Apartó el arco de plástico de quince centímetros y gimió asustado. Se obligó a sujetar el volante con más cuidado, a controlar el pánico, a centrarse en conducir. A concentrarse en la carretera que serpenteaba por la montaña, que venía de bosques densos hacia un terreno más abierto y en torno al espolón.

Vio unas luces por el espejo retrovisor.

Ay, Dios mío; ay, Dios mío.

Lo matarían. Drake usaría su mano de látigo para atacarlo.

—¡Piensa Jack! —gritó con una vehemencia repentina y terrible—. ¡Piensa!

No era un tema de programación. No era tecnológico. Era más primitivo. Era fuerza y más fuerza, violencia y más violencia, odio y miedo.

¿O no?

Quizá tan solo se trataba de una cuestión de espacio. El monovolumen estaba en lo alto de la carretera. El coche que cerraba rápidamente la distancia quedaba más abajo.

Jack llevaba un monovolumen con tracción a las cuatro ruedas.

Miró el borde de la carretera. Una cuneta profunda se extendía a lo largo del lado derecho. Una pared abrupta de tierra y piedra quedaba a su izquierda.

El coche se acercaba a gran velocidad. Estaba a menos de doscientos metros.

Y entonces la vio: una carretera de tierra a mano derecha. Puede que no llevara a ninguna parte. Puede que siguiera unos pocos metros y se interrumpiera. No podía elegir. Jack dio un volantazo hacia la derecha y, pese a que iba muy despacio, le pareció que podía volcar.

Pero el monovolumen se enderezó y cayó sobre la carretera de tierra. Las luces delanteras iluminaron un círculo brillante de tierra y maleza en la oscuridad impenetrable sin luna. No veía nada… no sabía nada… Conducía porque sí, con la esperanza de que la carretera de tierra no terminara de repente en un precipicio.

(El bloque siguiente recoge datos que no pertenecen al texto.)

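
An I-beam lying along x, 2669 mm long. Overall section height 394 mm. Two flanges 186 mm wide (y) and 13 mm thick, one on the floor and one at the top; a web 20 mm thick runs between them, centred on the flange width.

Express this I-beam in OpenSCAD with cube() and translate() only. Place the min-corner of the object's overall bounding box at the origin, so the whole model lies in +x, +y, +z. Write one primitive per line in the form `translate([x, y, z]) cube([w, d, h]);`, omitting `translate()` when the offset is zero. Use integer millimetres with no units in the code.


cube([2669, 186, 13]);
translate([0, 83, 13]) cube([2669, 20, 368]);
translate([0, 0, 381]) cube([2669, 186, 13]);


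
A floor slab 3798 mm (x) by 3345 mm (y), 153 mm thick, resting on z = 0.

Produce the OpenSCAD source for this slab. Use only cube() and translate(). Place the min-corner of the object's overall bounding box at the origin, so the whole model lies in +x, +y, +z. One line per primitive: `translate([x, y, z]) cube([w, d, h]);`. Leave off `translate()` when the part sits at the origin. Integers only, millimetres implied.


cube([3798, 3345, 153]);


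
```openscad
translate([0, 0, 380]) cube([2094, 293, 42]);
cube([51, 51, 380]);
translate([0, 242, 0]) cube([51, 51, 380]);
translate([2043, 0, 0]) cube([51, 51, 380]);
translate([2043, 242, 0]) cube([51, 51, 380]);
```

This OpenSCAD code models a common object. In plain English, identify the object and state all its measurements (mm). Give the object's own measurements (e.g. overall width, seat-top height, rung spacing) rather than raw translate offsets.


A long wooden bench with a 2094 mm (x) × 293 mm (y) seat, 42 mm thick, its top surface 422 mm above the floor. Four 51 mm square legs at the seat corners, flush with the edges, run from z = 0 to the seat underside.


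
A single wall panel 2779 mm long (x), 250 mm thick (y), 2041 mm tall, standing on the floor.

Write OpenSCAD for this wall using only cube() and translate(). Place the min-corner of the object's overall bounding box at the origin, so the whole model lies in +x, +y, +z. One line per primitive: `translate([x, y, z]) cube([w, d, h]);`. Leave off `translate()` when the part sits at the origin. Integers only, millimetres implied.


cube([2779, 250, 2041]);


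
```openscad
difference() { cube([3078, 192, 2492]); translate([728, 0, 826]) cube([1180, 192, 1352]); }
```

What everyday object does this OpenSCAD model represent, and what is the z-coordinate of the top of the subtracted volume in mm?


A wall with a window opening. The window head height is 2178 mm.

A wall with a rectangular opening subtracted — a window. Sill at z = 826, opening 1352 mm tall, so the head is at 826 + 1352 = 2178 mm.


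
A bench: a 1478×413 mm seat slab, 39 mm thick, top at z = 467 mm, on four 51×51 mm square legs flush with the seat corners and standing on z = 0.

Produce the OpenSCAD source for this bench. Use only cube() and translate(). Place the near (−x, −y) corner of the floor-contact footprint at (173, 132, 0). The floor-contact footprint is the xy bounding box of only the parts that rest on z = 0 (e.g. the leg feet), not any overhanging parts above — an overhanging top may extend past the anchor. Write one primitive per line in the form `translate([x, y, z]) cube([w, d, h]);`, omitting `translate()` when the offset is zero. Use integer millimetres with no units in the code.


translate([173, 132, 428]) cube([1478, 413, 39]);
translate([173, 132, 0]) cube([51, 51, 428]);
translate([173, 494, 0]) cube([51, 51, 428]);
translate([1600, 132, 0]) cube([51, 51, 428]);
translate([1600, 494, 0]) cube([51, 51, 428]);


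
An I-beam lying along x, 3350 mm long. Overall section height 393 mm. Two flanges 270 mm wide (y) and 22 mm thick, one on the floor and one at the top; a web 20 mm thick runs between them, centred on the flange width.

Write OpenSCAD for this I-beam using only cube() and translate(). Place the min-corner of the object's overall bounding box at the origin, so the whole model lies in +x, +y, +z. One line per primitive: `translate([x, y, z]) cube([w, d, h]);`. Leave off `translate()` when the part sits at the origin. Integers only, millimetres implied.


cube([3350, 270, 22]);
translate([0, 125, 22]) cube([3350, 20, 349]);
translate([0, 0, 371]) cube([3350, 270, 22]);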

Costaba sujetar el volante, ya que saltaba violentamente. Pero tampoco podía agarrarlo con demasiada fuerza o se rompería en sus potentes manos, y entonces sí que estaría acabado.

Detrás de él las luces del sedán iban como locas, arriba y abajo, saltando desenfrenadas. La carretera de tierra le costaba mucho más. Por muy mal que lo pasara el monovolumen, al coche le resultaba imposible.

Jack fue apartándose lentamente del coche hasta que las luces menguaron detrás de él y le quedó claro que se había detenido.

El chico redujo la velocidad, de modo que le resultó más fácil controlar el vehículo.

Había dejado atrás a sus perseguidores. Pero ¿cómo llegaría hasta Perdido Beach? Solo sabía llegar por la calle principal. ¿Conduciría aquella carretera de tierra a alguna parte?

Lo único que sabía con certeza era que no podría volver atrás.